Old Town was an area in San Diego that had undergone multiple incarnations and refused to die. When I was a kid, it had been a place full of Mexican restaurants and small vendors selling handcrafted wares, meant to resemble a small downtown village in Mexico. But the city and vendors had butted heads over the years and the city brought in more development, much to the chagrin of those that wanted to keep the traditional vibe that the area had always exuded. Merchants and restaurants vacated, only to be replaced by chain storefronts and a more commercialized feel. Developers had tried to retain some of the original feeling by convincing several of the restaurants to stay, but Old Town felt more like a shiny new tourist attraction that had been constructed in a historic neighborhood.
Benning drove us through Old Town and parked in a paved lot across from a small, family owned Mexican restaurant.
Simmons twisted in his seat to look at me in the back. “You’ll be meeting with a man named Mario Valdez. Are you familiar with him?”
“No.”
“Within his organization, his position is probably most similar to that of a vice president,” Simmons explained. “Perhaps the number two most senior member of his organization, number three at worst. He agreed to this as a favor to Mr. Codaselli. I have no idea what to expect, except that we should treat him with the kind of respect a man of his stature is accustomed to.”
“So don’t go in and start demanding things or grab him by the neck,” I said. “I got it.”
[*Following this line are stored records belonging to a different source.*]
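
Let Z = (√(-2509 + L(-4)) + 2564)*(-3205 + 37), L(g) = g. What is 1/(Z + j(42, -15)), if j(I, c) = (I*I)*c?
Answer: I/(36*(-226367*I + 88*√2513)) ≈ -1.2266e-7 + 2.3905e-9*I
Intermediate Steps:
j(I, c) = c*I² (j(I, c) = I²*c = c*I²)
Z = -8122752 - 3168*I*√2513 (Z = (√(-2509 - 4) + 2564)*(-3205 + 37) = (√(-2513) + 2564)*(-3168) = (I*√2513 + 2564)*(-3168) = (2564 + I*√2513)*(-3168) = -8122752 - 3168*I*√2513 ≈ -8.1228e+6 - 1.5881e+5*I)
1/(Z + j(42, -15)) = 1/((-8122752 - 3168*I*√2513) - 15*42²) = 1/((-8122752 - 3168*I*√2513) - 15*1764) = 1/((-8122752 - 3168*I*√2513) - 26460) = 1/(-8149212 - 3168*I*√2513)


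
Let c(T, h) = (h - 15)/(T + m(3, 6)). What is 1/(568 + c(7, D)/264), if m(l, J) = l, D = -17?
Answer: 165/93718 ≈ 0.0017606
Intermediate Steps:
c(T, h) = (-15 + h)/(3 + T) (c(T, h) = (h - 15)/(T + 3) = (-15 + h)/(3 + T))
1/(568 + c(7, D)/264) = 1/(568 + ((-15 - 17)/(3 + 7))/264) = 1/(568 + (-32/10)*(1/264)) = 1/(568 + ((1/10)*(-32))*(1/264)) = 1/(568 - 16/5*1/264) = 1/(568 - 2/165) = 1/(93718/165) = 165/93718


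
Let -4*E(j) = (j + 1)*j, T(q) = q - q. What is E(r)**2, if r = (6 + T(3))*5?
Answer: 216225/4 ≈ 54056.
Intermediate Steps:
T(q) = 0
r = 30 (r = (6 + 0)*5 = 6*5 = 30)
E(j) = -j*(1 + j)/4 (E(j) = -(j + 1)*j/4 = -(1 + j)*j/4 = -j*(1 + j)/4)
E(r)**2 = (-1/4*30*(1 + 30))**2 = (-1/4*30*31)**2 = (-465/2)**2 = 216225/4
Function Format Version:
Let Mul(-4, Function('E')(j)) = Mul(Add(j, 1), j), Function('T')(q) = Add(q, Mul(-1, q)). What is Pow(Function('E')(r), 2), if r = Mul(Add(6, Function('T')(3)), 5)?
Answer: Rational(216225, 4) ≈ 54056.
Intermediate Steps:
Function('T')(q) = 0
r = 30 (r = Mul(Add(6, 0), 5) = Mul(6, 5) = 30)
Function('E')(j) = Mul(Rational(-1, 4), j, Add(1, j)) (Function('E')(j) = Mul(Rational(-1, 4), Mul(Add(j, 1), j)) = Mul(Rational(-1, 4), Mul(Add(1, j), j)) = Mul(Rational(-1, 4), Mul(j, Add(1, j))) = Mul(Rational(-1, 4), j, Add(1, j)))
Pow(Function('E')(r), 2) = Pow(Mul(Rational(-1, 4), 30, Add(1, 30)), 2) = Pow(Mul(Rational(-1, 4), 30, 31), 2) = Pow(Rational(-465, 2), 2) = Rational(216225, 4)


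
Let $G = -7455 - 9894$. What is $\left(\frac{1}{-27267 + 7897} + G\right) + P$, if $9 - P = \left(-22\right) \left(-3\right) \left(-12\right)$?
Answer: $- \frac{320534761}{19370} \approx -16548.0$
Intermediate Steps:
$G = -17349$ ($G = -7455 - 9894 = -17349$)
$P = 801$ ($P = 9 - \left(-22\right) \left(-3\right) \left(-12\right) = 9 - 66 \left(-12\right) = 9 - -792 = 9 + 792 = 801$)
$\left(\frac{1}{-27267 + 7897} + G\right) + P = \left(\frac{1}{-27267 + 7897} - 17349\right) + 801 = \left(\frac{1}{-19370} - 17349\right) + 801 = \left(- \frac{1}{19370} - 17349\right) + 801 = - \frac{336050131}{19370} + 801 = - \frac{320534761}{19370}$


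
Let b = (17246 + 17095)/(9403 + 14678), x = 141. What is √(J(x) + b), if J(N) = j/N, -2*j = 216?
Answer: √93953939953/377269 ≈ 0.81247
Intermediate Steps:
j = -108 (j = -½*216 = -108)
J(N) = -108/N
b = 11447/8027 (b = 34341/24081 = 34341*(1/24081) = 11447/8027 ≈ 1.4261)
√(J(x) + b) = √(-108/141 + 11447/8027) = √(-108*1/141 + 11447/8027) = √(-36/47 + 11447/8027) = √(249037/377269) = √93953939953/377269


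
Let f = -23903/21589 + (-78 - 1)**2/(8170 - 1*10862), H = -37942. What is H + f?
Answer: -2205296607721/58117588 ≈ -37945.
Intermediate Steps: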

Simmons nodded and pushed open his door.
I followed him and Benning into the restaurant. I was surprised to see that the restaurant was actually busy, a mix of families and businessmen enjoying an early afternoon lunch. Soft mariachi music played through the speaker system and waiters bustled by carrying large plates of steaming burritos and tacos. At the front of the building, adjacent to the hostess stand, a group of elderly Hispanic women gathered in a makeshift kitchen, hand-forming and cooking flour tortillas. Simmons nodded in greeting at one of the women, who offered a mostly toothless smile in return. He approached the hostess podium, leaning in close to speak to the young woman stationed behind it. She smiled at him, picked up the phone attached to the wall, spoke several words into it, hung up and said something I couldn’t hear to Simmons. He nodded and smiled back.